My plea to you reading this, is to understand that one unaccepting person can create a trend that long outlasts her effort. It was not until an “upstander” – the security guard – intervened, that things changed. You see, you have the power to start a negative or positive trend. Who do you want to be? The fourth-grade bully? Or the security guard hero?

Even as an adult, there are instances where I have been bullied. This time though, the bullying isn’t just because of how I look. It also encompasses my emotions, opinions, and feelings on different things.

We all have our own emotions and feelings, and differences of opinion. These differences are absolutely healthy! It is natural to have different viewpoints.

What is never okay, is to make others feel like only someone else’s viewpoints matter, and how they feel doesn’t count. That is simply not right. We all deserve grace, and the opportunity to express how we feel, as long as it isn’t in a cruel, derogatory, or unkind way.

No one ever deserves to be bullied. How truly boring our world would be if we were all the same, if we all acted the same, looked the same, and had the same ideals and viewpoints? We are all different, and we all deserve the very same dignity and respect no matter how we look.

My wish is that no one is ever bullied. I wish we could all look past the exterior shell, and see the heart and soul of a person. I wish we all had the ability to accept one another as we are, instead of what society wants us to be. If we could all just stop categorizing one another, and putting labels on people, what a wonderful world it would truly be.
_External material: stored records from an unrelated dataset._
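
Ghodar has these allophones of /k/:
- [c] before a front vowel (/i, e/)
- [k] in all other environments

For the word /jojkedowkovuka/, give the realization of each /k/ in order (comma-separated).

Occurrence 1 (position 4): before a front vowel → [c].
Occurrence 2 (position 9): no conditioning environment matches → elsewhere allophone [k].
Occurrence 3 (position 13): no conditioning environment matches → elsewhere allophone [k].

[c], [k], [k]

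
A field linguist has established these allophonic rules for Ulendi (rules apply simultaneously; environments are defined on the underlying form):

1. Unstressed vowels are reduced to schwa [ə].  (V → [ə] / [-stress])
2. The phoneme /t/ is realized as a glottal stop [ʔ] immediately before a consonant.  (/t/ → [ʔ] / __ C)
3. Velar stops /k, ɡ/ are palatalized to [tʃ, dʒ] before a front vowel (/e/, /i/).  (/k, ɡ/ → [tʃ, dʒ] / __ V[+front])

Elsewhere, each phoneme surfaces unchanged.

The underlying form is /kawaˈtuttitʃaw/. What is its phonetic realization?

[kəwəˈtuʔtəʔʃəw]

/k/ (word-initial): rule 3 targets it, but not before a front vowel → unchanged [k].
/a/ (between /k/ and /w/) occurs in an unstressed syllable → [ə] by rule 1.
/w/ — not in any rule's target class → [w].
/a/ meets the environment for rule 1 (in an unstressed syllable) → [ə].
/t/ (between /a/ and /u/): rule 2 targets it, but not immediately before a consonant → unchanged [t].
/u/ (between /t/ and /t/) is in the target of rule 1 but the environment (in an unstressed syllable) is not met → [u].
/t/ (between /u/ and /t/) occurs immediately before a consonant → [ʔ] by rule 2.
/t/ (between /t/ and /i/) fails the environment for rule 2, so it stays [t].
/i/ (between /t/ and /t/) occurs in an unstressed syllable → [ə] by rule 1.
/t/ meets the environment for rule 2 (immediately before a consonant) → [ʔ].
/ʃ/ (between /t/ and /a/): no rule targets it → [ʃ].
Rule 1 applies to /a/ (between /ʃ/ and /w/: in an unstressed syllable) → [ə].
/w/ (word-final): no rule targets it → [w].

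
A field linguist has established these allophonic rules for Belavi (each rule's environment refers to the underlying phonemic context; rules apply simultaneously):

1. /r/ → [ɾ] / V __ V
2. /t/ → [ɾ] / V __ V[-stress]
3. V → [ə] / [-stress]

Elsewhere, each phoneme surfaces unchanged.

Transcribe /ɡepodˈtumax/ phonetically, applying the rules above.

[ɡəpədˈtuməx]

/ɡ/ stays [ɡ].
/e/ meets the environment for rule 3 (in an unstressed syllable) → [ə].
/p/ stays [p].
/o/ (between /p/ and /d/) occurs in an unstressed syllable → [ə] by rule 3.
/d/ (between /o/ and /t/) is unaffected → [d].
/t/ — between /d/ and /u/; rule 2 does not apply here → [t].
/u/ — between /t/ and /m/; rule 3 does not apply here → [u].
/m/ stays [m].
/a/ (between /m/ and /x/): in an unstressed syllable, so rule 3 applies → [ə].
/x/ stays [x].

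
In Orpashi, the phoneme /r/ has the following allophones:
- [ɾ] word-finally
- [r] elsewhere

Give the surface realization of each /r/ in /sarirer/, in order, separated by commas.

[r], [r], [ɾ]

Occurrence 1 (position 3): no conditioning environment matches → elsewhere allophone [r].
Occurrence 2 (position 5): no conditioning environment matches → elsewhere allophone [r].
Occurrence 3 (position 7): word-finally → [ɾ].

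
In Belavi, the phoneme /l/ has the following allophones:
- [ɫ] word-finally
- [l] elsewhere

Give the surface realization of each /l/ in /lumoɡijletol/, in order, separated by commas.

Occurrence 1 (position 1): no conditioning environment matches → elsewhere allophone [l].
Occurrence 2 (position 8): no conditioning environment matches → elsewhere allophone [l].
Occurrence 3 (position 12): word-finally → [ɫ].

[l], [l], [ɫ]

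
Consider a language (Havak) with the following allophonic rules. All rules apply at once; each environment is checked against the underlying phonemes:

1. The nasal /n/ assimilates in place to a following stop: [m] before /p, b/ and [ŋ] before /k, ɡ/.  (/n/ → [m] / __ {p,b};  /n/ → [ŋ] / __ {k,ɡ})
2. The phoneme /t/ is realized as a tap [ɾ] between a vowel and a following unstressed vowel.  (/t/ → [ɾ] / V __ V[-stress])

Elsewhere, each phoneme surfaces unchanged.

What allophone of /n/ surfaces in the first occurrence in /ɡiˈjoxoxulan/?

/n/ (word-final) is in the target of rule 1 but the environment (before a labial or velar stop) is not met → [n].

[n]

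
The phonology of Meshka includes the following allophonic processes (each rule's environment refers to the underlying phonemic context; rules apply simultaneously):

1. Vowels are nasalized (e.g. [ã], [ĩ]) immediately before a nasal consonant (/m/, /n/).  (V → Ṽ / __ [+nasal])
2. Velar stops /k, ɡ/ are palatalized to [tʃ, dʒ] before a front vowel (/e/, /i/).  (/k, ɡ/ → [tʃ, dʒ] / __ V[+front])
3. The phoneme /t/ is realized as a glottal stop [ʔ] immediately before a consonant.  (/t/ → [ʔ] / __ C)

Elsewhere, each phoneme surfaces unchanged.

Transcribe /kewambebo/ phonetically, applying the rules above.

/k/ meets the environment for rule 2 (before a front vowel) → [tʃ].
/e/ (between /k/ and /w/) is in the target of rule 1 but the environment (before a nasal consonant) is not met → [e].
/w/ stays [w].
Rule 1 applies to /a/ (between /w/ and /m/: before a nasal consonant) → [ã].
/m/ stays [m].
/b/ — not in any rule's target class → [b].
/e/ (between /b/ and /b/) fails the environment for rule 1, so it stays [e].
/b/ — not in any rule's target class → [b].
/o/ (word-final) is in the target of rule 1 but the environment (before a nasal consonant) is not met → [o].

[tʃewãmbebo]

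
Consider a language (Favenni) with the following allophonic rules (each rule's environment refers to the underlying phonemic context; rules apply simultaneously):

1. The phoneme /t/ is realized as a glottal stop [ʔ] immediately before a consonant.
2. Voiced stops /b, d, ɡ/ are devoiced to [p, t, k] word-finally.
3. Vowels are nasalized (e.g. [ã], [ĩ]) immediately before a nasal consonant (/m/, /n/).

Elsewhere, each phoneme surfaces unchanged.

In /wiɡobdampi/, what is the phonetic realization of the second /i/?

[i]

/i/ (word-final) is in the target of rule 3 but the environment (before a nasal consonant) is not met → [i].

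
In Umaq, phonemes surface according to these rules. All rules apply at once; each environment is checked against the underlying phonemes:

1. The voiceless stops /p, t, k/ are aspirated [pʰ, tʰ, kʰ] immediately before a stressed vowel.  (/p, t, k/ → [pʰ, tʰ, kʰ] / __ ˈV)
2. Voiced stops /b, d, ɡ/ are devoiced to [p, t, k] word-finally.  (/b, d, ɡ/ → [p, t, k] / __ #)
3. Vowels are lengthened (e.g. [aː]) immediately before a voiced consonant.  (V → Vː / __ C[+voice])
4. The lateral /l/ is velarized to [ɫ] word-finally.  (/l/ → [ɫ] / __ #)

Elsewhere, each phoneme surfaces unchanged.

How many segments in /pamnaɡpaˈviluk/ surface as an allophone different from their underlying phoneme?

4

Segments that undergo a rule: /a/ → [aː] (rule 3); /a/ → [aː] (rule 3); /a/ → [aː] (rule 3); /i/ → [iː] (rule 3).
All other segments surface unchanged.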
In closing, I would like to challenge you, Reader, to combat bullying. Combat the hostility that people with craniofacial and physical differences have to face every single day of their lives. If you are with someone, and they are being bullied, stand up for them. Intervene and speak up! Let them know that they are never alone in how they are being treated.

Help them by talking to another trusted family member, or friend, about the bullying incident. Never let the person being bullied be made to feel so alone. Instead of spreading unacceptance, and unkindness, of people who look different, let us instead spread unconditional acceptance and love for all. I promise you, the wonderful feeling you get when you know you have given someone a chance to be your friend is absolutely amazing. It is truly rewarding for a person who is different to know they will always be unconditionally accepted and loved no matter what. You can change the world, if you take on this challenge!